Anna Lee Walters
My name is Buffalo Wallow Woman. This is my real name. I live on the sixth floor of the whiteman hospital, in the mental ward. This is not the first time I have been in a mental ward, I know these places well. I wander through this one like a ghost in my wrinkled gown. My feet barely brush over the white tile floor. The long windows reflect the ghost that I have become: I am all bones and long coarse white hair. Nevertheless, there are slender black iron bars on the windows to prevent my shadow from leaving here. Bars on sixth-story windows puzzle me. On the other side of the bars, the city lays safely beyond my reach, the wrath of the ghost of Buffalo Wallow Woman.
Bars or not, I plan to leave this ward tonight. I’ve already been here too long. This place makes me ill, makes my heart pause and flutter. Sometimes it makes me really crazy. I told that to those in white, but they refused to listen, with the exception of one. I said, “Hospitals make me sick! Here my strong heart is weak.” In response, one of them shrugged, another frowned suspiciously. A nurse replied, “Now, Mrs. Smith, you don’t want to hurt our feelings, do you?”
Well, that made me grab her arm and dig my long fingernails into it. I wanted to scream, but I controlled this urge and said calmly, “What’s that you called me? My name is Buffalo Wallow Woman.” She and I stared each other in the eyes for five minutes before we separated: she to her mindless patients, and me to my room to locate the clothes I ought to wear when I escape from here.
My clothes are missing.

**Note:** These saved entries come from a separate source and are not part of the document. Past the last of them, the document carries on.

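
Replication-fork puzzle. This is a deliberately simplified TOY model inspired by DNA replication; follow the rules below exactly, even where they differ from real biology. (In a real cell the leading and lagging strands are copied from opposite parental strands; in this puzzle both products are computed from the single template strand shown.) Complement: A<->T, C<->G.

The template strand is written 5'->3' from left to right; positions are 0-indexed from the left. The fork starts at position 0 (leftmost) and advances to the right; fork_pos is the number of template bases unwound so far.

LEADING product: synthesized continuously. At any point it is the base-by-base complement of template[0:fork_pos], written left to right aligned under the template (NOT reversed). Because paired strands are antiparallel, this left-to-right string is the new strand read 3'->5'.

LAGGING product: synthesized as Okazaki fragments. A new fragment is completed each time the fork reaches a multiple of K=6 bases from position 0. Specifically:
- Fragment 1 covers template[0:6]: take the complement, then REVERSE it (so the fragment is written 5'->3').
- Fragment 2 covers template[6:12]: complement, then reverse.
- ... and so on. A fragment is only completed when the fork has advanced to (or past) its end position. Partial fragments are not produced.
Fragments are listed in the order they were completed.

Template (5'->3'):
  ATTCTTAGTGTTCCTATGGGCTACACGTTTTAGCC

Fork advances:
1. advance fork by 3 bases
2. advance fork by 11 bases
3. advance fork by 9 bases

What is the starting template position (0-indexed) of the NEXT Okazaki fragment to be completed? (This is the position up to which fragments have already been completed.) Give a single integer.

Step 1: advance 3 -> fork_pos = 0 + 3 = 3. Next multiple of 6 is 6 (not reached); still 0 fragment(s).
Step 2: advance 11 -> fork_pos = 3 + 11 = 14. Reached multiple(s) of 6: 6, 12 -> fragments 1-2 completed (2 total).
Step 3: advance 9 -> fork_pos = 14 + 9 = 23. Reached multiple(s) of 6: 18 -> fragment 3 completed (3 total).
3 fragment(s) completed, covering template[0:18] (3 x 6 = 18). The next fragment, fragment 4, covers template[18:24], so it starts at position 18.

Answer: 18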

Why would someone take a ghost’s clothing? My possessions are so old. My moccasin soles consist only of patches by now, but I don’t care. They take me where I want to go. I look at my feet stuffed into polyfoam and I hunger for beautiful things that are no more.
The closet is empty. Perhaps my clothes were never there. Perhaps I really am a ghost now. Perhaps I did not live at all. I look in the window to reassure myself—my spirit shimmers and fades, shimmers and fades. Am I deceased or alive? At this moment I really don’t know.